The telecommunications industry’s continuous strive for higher performance has spurred innovations in processor architectures. The general trend has been to go parallel; adding more cores to a single processor device and then dividing tasks between them. This has resulted in a more complex environment for software engineers to master. But does this mean that the programming of next-generation network processors (NPUs) has to be difficult? Not necessarily.
The processing demands on modern NPUs are very high. In an application designed for 100 Gbps processing, the NPU must be able to handle 150 million packets per second. In such an application, thousands of packets are typically being processed concurrently by the device. The amount of parallelism is extreme compared to any other application in the IT industry. Another unique attribute of NPUs is the demand for extremely high table memory lookup rates.
In packet processing, every network service (User and control/OAM traffic) requires a unique set of operations per packet (classification, filtering, counting, metering, policing/shaping and forwarding). A network service may require hundreds or even thousands of operations before they are eventually forwarded to outgoing interfaces or to the conftrol CPU.
With the networking industry’s unique set of performance requirements, next generation NPUs are designed to solve very specialized problems. They don’t compete with general-purpose CPUs, but offer a programmable alternative to in-house developed fixed-function ASICs.
There is currently a shift toward merchant silicon in high-end networking, mainly driven by the ability to shorten time-to-market and focus research and development (R&D) expenses on differentiation through software rather than through more risky ASIC designs.

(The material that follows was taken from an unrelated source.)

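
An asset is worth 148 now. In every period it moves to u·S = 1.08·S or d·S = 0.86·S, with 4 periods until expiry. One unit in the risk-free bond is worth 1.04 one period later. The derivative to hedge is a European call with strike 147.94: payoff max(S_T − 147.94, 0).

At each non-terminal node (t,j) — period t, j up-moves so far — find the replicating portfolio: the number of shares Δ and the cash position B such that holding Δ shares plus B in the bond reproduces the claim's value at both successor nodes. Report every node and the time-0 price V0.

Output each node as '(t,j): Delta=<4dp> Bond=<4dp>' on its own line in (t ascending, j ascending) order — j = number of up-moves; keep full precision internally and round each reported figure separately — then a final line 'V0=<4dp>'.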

As ASIC designs are shifted out in favor of NPUs, some R&D managers raise concerns regarding the complexity of these devices. Are they difficult to program? Can performance and an intuitive uni-processor programming model be combined?
In 2004, Larry Huston of Intel (at the time Intel was a main player in the NPU space) ended a paper with a statement which carries as much meaning today as it did six years ago2:
“The ideal scenario would have a programmer write an application as a single piece of software and the tools would automatically partition and map the application to the set of parallel resources. This may be a difficult goal, but any steps in that direction will improve the life of a developer.”